A stranger sits down beside me. He's William Robert Beaton, a trucker from Macduff, also known as Billy Bob, a 56-yearold Clint Eastwood shuffle-a-like. "As a youngster I loved the Western movies, " he says, from under a black hat. I nod, sipping whisky from a plastic cup. "As a teenager too.

I joined the Gunfighters club in Aberdeen.

Dinnae ken if ye ken Charles Bronson?

Brilliant." Then Billy Bob catches me off-guard by trying to describe his past life through his favourite films - about 10 of them while his words float on fumes of whisky. I kind of lose him a wee bit. The firelight outside is fading to embers. More music. "I'm back in the saddle again." More Brokeback Mountain jokes. The music switches tempo. "Don't fence me in . . ."

The ambulance arrives in the early hours while we're sleeping in our tents. Dakota, who was staying in Johnny's house, fell down the stairs on a toilet visit, cracking open his skull.

He returns to Tranquility in the morning with a massive bandage on his head, looking like a character in search of a comedy sketch. "Not to worry, " he chirps. "Where's the bacon?"

Scary Mary, who has so far managed to avoid anything resembling a conversation, is sizzling up a feast. Everyone's getting ready for the "skirmish in the woods". The plan is to split into groups of two; hunters and hunted. Me, Cougar, Ringo, Buck, Johnny B and Dakota against the Texas Rangers and Simon. We've not really got a plan. The Rangers, I've been told, "cheat their asses off, ken".

It's pouring down. I've been given some kind of yellowish preacher's overcoat and that, coupled with my white ten-gallon hat, makes me about as inconspicuous as a bacon roll at a bar mitzvah. Switch to Plan B, the oldest trick in the cowboy handbook. I put the hat on a stick, spread the overcoat on the long grass and double back down a steep embankment. Ten minutes later Woody, the General and Scary Mary sail past me like pirate ships, pointing excitedly at my ruse. I hear some shots. They've just pumped some lead into a motionless old coat. Texas Rangers?

Paisley Numpties . . .

Ambushed, shot and maimed. I've left Scary Mary face-down in cowboy no man's land.

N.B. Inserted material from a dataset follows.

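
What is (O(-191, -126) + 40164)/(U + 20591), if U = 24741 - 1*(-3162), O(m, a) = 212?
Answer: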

The only thing I'd find in Tranquility, she promised earlier, was a tombstone. Eat dirt, Scary. Now I'm after Simon, the photographer.

I take a leaf out of the unofficial Rangers' cheatin' handbook when I spot him. I dial his number on my mobile. It rings out and, when he goes to answer it, I shoot. He goes to his maker, protesting like the lily-livered Ranger turncoat he is. Half an hour later and I've been shot twice by the Duke, hiding behind a thicket. By the end Ringo is the only cowboy left standing. Almost a dozen gunslingers have died on Tranquility's harsh landscape.

The woods are filled with solitude now and the husks of dead bodies. On the way back to the saloon I ask Williams about the neighbours who have complained about Tranquility.

"Maybe they were never weans, " he says, easily. "This is our second childhood. Rightly or wrongly, everyone has their own thing. Lots of people would love to do what we do but they're afraid. Lots of us are cowboys underneath." Even from my city slicker perspective, he has a point.

Now the skirmish is over and it's time to head off into the sunset. We get our tent together, saddle up and head south on a long Honda drive home. "Watch the roads, " says one wily old cowpoke. "It's pishin'." In Aberdeenshire, it might be more like the Mild West, but not for this lot. To them, Tranquility is sacred.